Dois economistas (Pedro Ferreira e Renato Fragelli – Valor Econômico) resumiram o drama: “Em 1954 a Renda Per Capita (RPC) do brasileiro, medida pelo critério da Paridade do Poder de Compra, era 14% da RPC do americano; a do sul-coreano era de 11%; a do chileno era de 22%; em 1961, depois do crescimento econômico de JK, a RPC do brasileiro (comparada com o americano) passou a 18%; em 1965-1967, 17%; em 1968, 24%; em 1980, 28%; por força da década perdida (inflação, dívida externa etc.), em 1994 retrocedemos a 19%; em 2003 (governo Lula), 17%; em 2010, 20%; em 2016 calcula-se que vamos retroceder ao número de 1961, 17%; o sul-coreano terá RPC de 65% do norte-americano; o chileno, 31%”. Ou seja: “meio século de estagnação” (com altos e baixos na economia).

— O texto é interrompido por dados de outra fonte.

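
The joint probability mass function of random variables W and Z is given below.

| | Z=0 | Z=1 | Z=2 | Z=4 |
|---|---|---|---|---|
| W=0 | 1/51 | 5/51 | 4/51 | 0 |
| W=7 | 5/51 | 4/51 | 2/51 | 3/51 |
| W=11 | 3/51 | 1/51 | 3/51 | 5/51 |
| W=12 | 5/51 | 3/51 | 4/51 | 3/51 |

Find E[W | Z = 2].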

Essa estagnação tem tudo a ver particularmente com a picaretagem da cleptocracia brasileira. Somente das delações e áudios de Sérgio Machado (ex-presidente da Transpetro) e seus três filhos (as delações precisam ser provadas, claro) extraímos o seguinte:
“Michel Temer pediu propina em favor de Chalita e teria levado R$ 1,5 milhão – o pagamento foi feito pela Queiroz Galvão – ele negou envolvimento; as propinas que as empresas pagavam – Queiroz Galvão, Camargo Corrêa etc. – faziam parte do “esquemão” de corrupção da Transpetro; elas eram entregues aos políticos – em dinheiro ou em dinheiro vivo – ou transformadas em doações oficiais (perante a Justiça Eleitoral); Renan levava mesada de R$ 300 mil por mês; Jucá, R$ 200 mil; Lobão, R$ 300 mil; Sarney levou R$ 18 milhões; seu filho, R$ 400 mil; a Sarney, Renan e Jucá foram pagos mais de R$ 71 milhões em propinas; Aécio levou R$ 1 milhão; Jader R$ 4 milhões; Henrique Alves R$ 1,5 milhão; mais de 20 políticos e 6 partidos se favoreceram com o esquemão da Transpetro; ao PMDB foram “doados” mais de R$ 100 milhões em dez anos; desde 1946 as estatais operam propinas aos políticos e partidos etc.”. Quem pede dinheiro para uma estatal (que não pode fazer doações eleitorais) sabe, desde logo, que se trata de uma propina.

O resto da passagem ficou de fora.